The slight VU drop from 15,000 to 12,000 after the kickoff is realistic — some viewers bounce during buffering events caused by the cold-cache surge, and others join late.

For LL-HLS, each viewer holds a blocking connection to the manifest endpoint during each segment interval. Model this with a longer think-time and an explicit manifest re-fetch in the loop:

scenarios:
ll-hls-viewer:
requests:
- label: master-manifest
url: https://live.example.com/event/master.m3u8
- label: variant-playlist-blocking
url: https://live.example.com/event/720p/playlist.m3u8?_HLS_msn=&_HLS_part=
method: GET
# Blocking poll — expect ~2s response time for next chunk notification
- label: ll-chunk
url: https://live.example.com/event/720p/chunk-000001.m4s
method: GET
- label: variant-playlist-blocking
url: https://live.example.com/event/720p/playlist.m3u8?_HLS_msn=&_HLS_part=
method: GET
think-time: 1s
- label: ll-chunk
url: https://live.example.com/event/720p/chunk-000002.m4s
method: GET

Under LL-HLS load, watch manifest-server connection counts and response time.
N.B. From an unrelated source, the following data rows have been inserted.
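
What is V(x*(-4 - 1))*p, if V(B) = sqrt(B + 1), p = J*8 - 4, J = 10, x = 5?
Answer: 152*I*sqrt(6) ≈ 372.32*I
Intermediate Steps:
p = 76 (p = 10*8 - 4 = 80 - 4 = 76)
V(B) = sqrt(1 + B)
V(x*(-4 - 1))*p = sqrt(1 + 5*(-4 - 1))*76 = sqrt(1 + 5*(-5))*76 = sqrt(1 - 25)*76 = sqrt(-24)*76 = (2*I*sqrt(6))*76 = 152*I*sqrt(6)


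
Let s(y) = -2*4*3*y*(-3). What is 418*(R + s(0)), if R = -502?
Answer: -209836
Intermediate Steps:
s(y) = 72*y (s(y) = -24*y*(-3) = 72*y)
418*(R + s(0)) = 418*(-502 + 72*0) = 418*(-502 + 0) = 418*(-502) = -209836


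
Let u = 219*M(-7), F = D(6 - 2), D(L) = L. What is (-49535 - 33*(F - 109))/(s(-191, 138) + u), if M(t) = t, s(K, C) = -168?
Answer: 46070/1701 ≈ 27.084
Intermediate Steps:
F = 4 (F = 6 - 2 = 4)
u = -1533 (u = 219*(-7) = -1533)
(-49535 - 33*(F - 109))/(s(-191, 138) + u) = (-49535 - 33*(4 - 109))/(-168 - 1533) = (-49535 - 33*(-105))/(-1701) = (-49535 + 3465)*(-1/1701) = -46070*(-1/1701) = 46070/1701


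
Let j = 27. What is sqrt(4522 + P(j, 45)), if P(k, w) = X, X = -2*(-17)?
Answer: 2*sqrt(1139) ≈ 67.498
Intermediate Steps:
X = 34
P(k, w) = 34
sqrt(4522 + P(j, 45)) = sqrt(4522 + 34) = sqrt(4556) = 2*sqrt(1139)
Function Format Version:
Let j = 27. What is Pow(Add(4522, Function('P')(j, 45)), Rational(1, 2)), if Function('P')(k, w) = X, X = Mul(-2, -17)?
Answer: Mul(2, Pow(1139, Rational(1, 2))) ≈ 67.498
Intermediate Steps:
X = 34
Function('P')(k, w) = 34
Pow(Add(4522, Function('P')(j, 45)), Rational(1, 2)) = Pow(Add(4522, 34), Rational(1, 2)) = Pow(4556, Rational(1, 2)) = Mul(2, Pow(1139, Rational(1, 2)))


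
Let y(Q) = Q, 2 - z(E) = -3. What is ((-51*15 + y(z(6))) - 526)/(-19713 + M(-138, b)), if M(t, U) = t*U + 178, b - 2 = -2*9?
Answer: 1286/17327 ≈ 0.074219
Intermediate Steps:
z(E) = 5 (z(E) = 2 - 1*(-3) = 2 + 3 = 5)
b = -16 (b = 2 - 2*9 = 2 - 18 = -16)
M(t, U) = 178 + U*t (M(t, U) = U*t + 178 = 178 + U*t)
((-51*15 + y(z(6))) - 526)/(-19713 + M(-138, b)) = ((-51*15 + 5) - 526)/(-19713 + (178 - 16*(-138))) = ((-765 + 5) - 526)/(-19713 + (178 + 2208)) = (-760 - 526)/(-19713 + 2386) = -1286/(-17327) = -1286*(-1/17327) = 1286/17327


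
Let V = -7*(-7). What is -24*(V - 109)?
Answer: 1440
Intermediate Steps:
V = 49
-24*(V - 109) = -24*(49 - 109) = -24*(-60) = 1440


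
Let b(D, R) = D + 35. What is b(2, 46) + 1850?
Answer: 1887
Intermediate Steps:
b(D, R) = 35 + D
b(2, 46) + 1850 = (35 + 2) + 1850 = 37 + 1850 = 1887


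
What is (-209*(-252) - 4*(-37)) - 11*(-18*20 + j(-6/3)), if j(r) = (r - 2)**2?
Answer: 56600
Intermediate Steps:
j(r) = (-2 + r)**2
(-209*(-252) - 4*(-37)) - 11*(-18*20 + j(-6/3)) = (-209*(-252) - 4*(-37)) - 11*(-18*20 + (-2 - 6/3)**2) = (52668 + 148) - 11*(-360 + (-2 - 6*1/3)**2) = 52816 - 11*(-360 + (-2 - 2)**2) = 52816 - 11*(-360 + (-4)**2) = 52816 - 11*(-360 + 16) = 52816 - 11*(-344) = 52816 + 3784 = 56600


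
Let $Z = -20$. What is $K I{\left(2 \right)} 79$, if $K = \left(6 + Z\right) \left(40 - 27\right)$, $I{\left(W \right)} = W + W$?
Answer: $-57512$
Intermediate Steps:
$I{\left(W \right)} = 2 W$
$K = -182$ ($K = \left(6 - 20\right) \left(40 - 27\right) = \left(-14\right) 13 = -182$)
$K I{\left(2 \right)} 79 = - 182 \cdot 2 \cdot 2 \cdot 79 = \left(-182\right) 4 \cdot 79 = \left(-728\right) 79 = -57512$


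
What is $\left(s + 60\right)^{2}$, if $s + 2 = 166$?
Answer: $50176$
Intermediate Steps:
$s = 164$ ($s = -2 + 166 = 164$)
$\left(s + 60\right)^{2} = \left(164 + 60\right)^{2} = 224^{2} = 50176$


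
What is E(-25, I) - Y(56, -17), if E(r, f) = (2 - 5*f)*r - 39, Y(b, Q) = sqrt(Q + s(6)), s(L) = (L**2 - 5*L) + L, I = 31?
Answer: 3786 - I*sqrt(5) ≈ 3786.0 - 2.2361*I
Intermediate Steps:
s(L) = L**2 - 4*L
Y(b, Q) = sqrt(12 + Q) (Y(b, Q) = sqrt(Q + 6*(-4 + 6)) = sqrt(Q + 6*2) = sqrt(Q + 12) = sqrt(12 + Q))
E(r, f) = -39 + r*(2 - 5*f) (E(r, f) = r*(2 - 5*f) - 39 = -39 + r*(2 - 5*f))
E(-25, I) - Y(56, -17) = (-39 + 2*(-25) - 5*31*(-25)) - sqrt(12 - 17) = (-39 - 50 + 3875) - sqrt(-5) = 3786 - I*sqrt(5)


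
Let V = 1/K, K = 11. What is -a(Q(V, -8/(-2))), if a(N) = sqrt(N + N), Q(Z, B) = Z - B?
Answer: -I*sqrt(946)/11 ≈ -2.7961*I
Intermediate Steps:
V = 1/11 ≈ 0.090909
a(N) = sqrt(2)*sqrt(N) (a(N) = sqrt(2*N) = sqrt(2)*sqrt(N))
-a(Q(V, -8/(-2))) = -sqrt(2)*sqrt(1/11 - (-8)/(-2)) = -sqrt(2)*sqrt(1/11 - (-8)*(-1)/2) = -sqrt(2)*sqrt(1/11 - 1*4) = -sqrt(2)*sqrt(1/11 - 4) = -sqrt(2)*sqrt(-43/11) = -sqrt(2)*I*sqrt(473)/11 = -I*sqrt(946)/11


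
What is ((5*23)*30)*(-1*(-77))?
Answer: 265650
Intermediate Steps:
((5*23)*30)*(-1*(-77)) = (115*30)*77 = 3450*77 = 265650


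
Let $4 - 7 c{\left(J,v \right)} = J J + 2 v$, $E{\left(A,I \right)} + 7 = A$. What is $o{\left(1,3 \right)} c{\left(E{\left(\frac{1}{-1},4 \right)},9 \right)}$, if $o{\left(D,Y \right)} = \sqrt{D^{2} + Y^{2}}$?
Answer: $- \frac{78 \sqrt{10}}{7} \approx -35.237$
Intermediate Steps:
$E{\left(A,I \right)} = -7 + A$
$c{\left(J,v \right)} = \frac{4}{7} - \frac{2 v}{7} - \frac{J^{2}}{7}$ ($c{\left(J,v \right)} = \frac{4}{7} - \frac{J J + 2 v}{7} = \frac{4}{7} - \frac{J^{2} + 2 v}{7} = \frac{4}{7} - \left(\frac{J^{2}}{7} + \frac{2 v}{7}\right) = \frac{4}{7} - \frac{2 v}{7} - \frac{J^{2}}{7}$)
$o{\left(1,3 \right)} c{\left(E{\left(\frac{1}{-1},4 \right)},9 \right)} = \sqrt{1^{2} + 3^{2}} \left(\frac{4}{7} - \frac{18}{7} - \frac{\left(-7 + \frac{1}{-1}\right)^{2}}{7}\right) = \sqrt{1 + 9} \left(\frac{4}{7} - \frac{18}{7} - \frac{\left(-7 - 1\right)^{2}}{7}\right) = \sqrt{10} \left(\frac{4}{7} - \frac{18}{7} - \frac{\left(-8\right)^{2}}{7}\right) = \sqrt{10} \left(\frac{4}{7} - \frac{18}{7} - \frac{64}{7}\right) = \sqrt{10} \left(- \frac{78}{7}\right) = - \frac{78 \sqrt{10}}{7}$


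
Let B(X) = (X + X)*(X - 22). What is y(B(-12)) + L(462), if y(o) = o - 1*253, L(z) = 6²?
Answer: 599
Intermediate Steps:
B(X) = 2*X*(-22 + X) (B(X) = (2*X)*(-22 + X) = 2*X*(-22 + X))
L(z) = 36
y(o) = -253 + o (y(o) = o - 253 = -253 + o)
y(B(-12)) + L(462) = (-253 + 2*(-12)*(-22 - 12)) + 36 = (-253 + 2*(-12)*(-34)) + 36 = (-253 + 816) + 36 = 563 + 36 = 599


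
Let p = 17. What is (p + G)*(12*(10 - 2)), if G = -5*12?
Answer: -4128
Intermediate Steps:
G = -60
(p + G)*(12*(10 - 2)) = (17 - 60)*(12*(10 - 2)) = -516*8 = -43*96 = -4128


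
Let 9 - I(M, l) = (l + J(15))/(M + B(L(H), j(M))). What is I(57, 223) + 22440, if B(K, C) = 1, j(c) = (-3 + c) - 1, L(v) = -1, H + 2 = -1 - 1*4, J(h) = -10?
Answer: 1301829/58 ≈ 22445.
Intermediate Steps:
H = -7 (H = -2 + (-1 - 1*4) = -2 + (-1 - 4) = -2 - 5 = -7)
j(c) = -4 + c
I(M, l) = 9 - (-10 + l)/(1 + M) (I(M, l) = 9 - (l - 10)/(M + 1) = 9 - (-10 + l)/(1 + M))
I(57, 223) + 22440 = (19 - 1*223 + 9*57)/(1 + 57) + 22440 = (19 - 223 + 513)/58 + 22440 = (1/58)*309 + 22440 = 309/58 + 22440 = 1301829/58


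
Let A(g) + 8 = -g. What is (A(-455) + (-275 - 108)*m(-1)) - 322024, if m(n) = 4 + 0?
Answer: -323109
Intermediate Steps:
A(g) = -8 - g
m(n) = 4
(A(-455) + (-275 - 108)*m(-1)) - 322024 = ((-8 - 1*(-455)) + (-275 - 108)*4) - 322024 = ((-8 + 455) - 383*4) - 322024 = (447 - 1532) - 322024 = -1085 - 322024 = -323109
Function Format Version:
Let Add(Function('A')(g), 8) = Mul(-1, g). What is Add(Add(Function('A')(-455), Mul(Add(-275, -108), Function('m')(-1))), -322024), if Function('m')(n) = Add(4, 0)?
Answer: -323109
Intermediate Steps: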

The blocking endpoint is the most common LL-HLS bottleneck.

After the run, look for:

SignalWhat it means
Segment p95 > segment duration during rampViewers are buffering at kickoff — CDN is miss-loading origin
Segment p95 drops after first 2–3 minutesCDN cache filled — steady state; this is the expected profile
Manifest latency spikes at kickoff, recoversOrigin manifest server handled the concurrent session surge
Manifest latency stays high throughoutManifest server is a sustained bottleneck
Error rate at kickoff, recoversOrigin shed requests under cold-miss storm; review origin autoscaling triggers

Do:

  • Use a short ramp-up (30–90 seconds) to model the kickoff. Live events do not have 5-minute viewer ramps.
  • Hold the test for the full expected event duration — long enough to see CDN cache-hit ratio stabilize and to catch late-arriving viewer spikes (e.g., halftime social shares).
  • Test with a manifest refresh in the segment loop for live streams — manifest re-fetches are a significant fraction of total live requests.

Don’t:

  • Use the same gradual 5-minute ramp you use for VOD tests — a slow ramp warms CDN caches artificially and hides the cold-start failure mode.
  • Forget that live segments have short TTLs and low CDN cache-hit rates — live origin load is 3–10× higher than equivalent VOD load at the same viewer count.
  • Skip the LL-HLS blocking manifest behavior if your platform serves LL-HLS — omitting it means your manifest server is tested at a small fraction of real connection concurrency.